Литмир - Электронная Библиотека
A
A

— Усердие, которое вы порицаете, сударыня, — возразил с гордостью Кричтон, — заставляет меня с опасностью для жизни сказать вам, что вы сами обмануты коварством Руджиери. Этот пергамент совсем не то, за что вы его принимаете.

— Что? — воскликнула Екатерина.

— Зная его содержание, я уверен, что это не тот документ, который вы приказали ему заготовить.

— На этот раз, клянусь Богородицей, подобная дерзость переходит все границы, — воскликнула с яростью Екатерина. — Генрих! Ваш отец лучше лишился бы своего рыцарского достоинства, чем дозволил при себе опровергать слова вашей матери.

— Не сердитесь так, — холодно отвечал король. — Как представляется величайшее преступление кавалера Кричтона в ваших глазах — это его забота о нашей безопасности, но признаюсь, нам трудно осуждать его за это. Поверьте нам, что со всей вашей ловкостью, матушка, вы недостаточно сильны для борьбы с Руджиери, и мы охотно выслушаем нашего защитника до конца, прежде чем отказаться от расследования дела, которое имеет такое важное значение в наших глазах.

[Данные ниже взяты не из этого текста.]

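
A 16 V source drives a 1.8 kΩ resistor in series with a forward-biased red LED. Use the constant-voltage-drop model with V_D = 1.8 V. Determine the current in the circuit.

I ≈ 7.9 mA

KVL around the loop: 16 = V_D + I·R = 1.8 + I × 1.8 kΩ.
So I = (16 − 1.8) / 1.8 kΩ = 14.2 / 1.8 = 7.89 mA.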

Екатерина побледнела, но заговорила спокойным голосом.

— Продолжайте сударь, — обратилась она к Кричтону, — король этого желает. Мы вам ответим после.

— Чтобы доказать вам, госпожа, до чего вы обмануты, — сказал Кричтон, — я спрошу вас, по вашему ли распоряжению приготовлено это изображение?

И Кричтон вынул из-под платья маленькую восковую фигурку, точный слепок с особы короля.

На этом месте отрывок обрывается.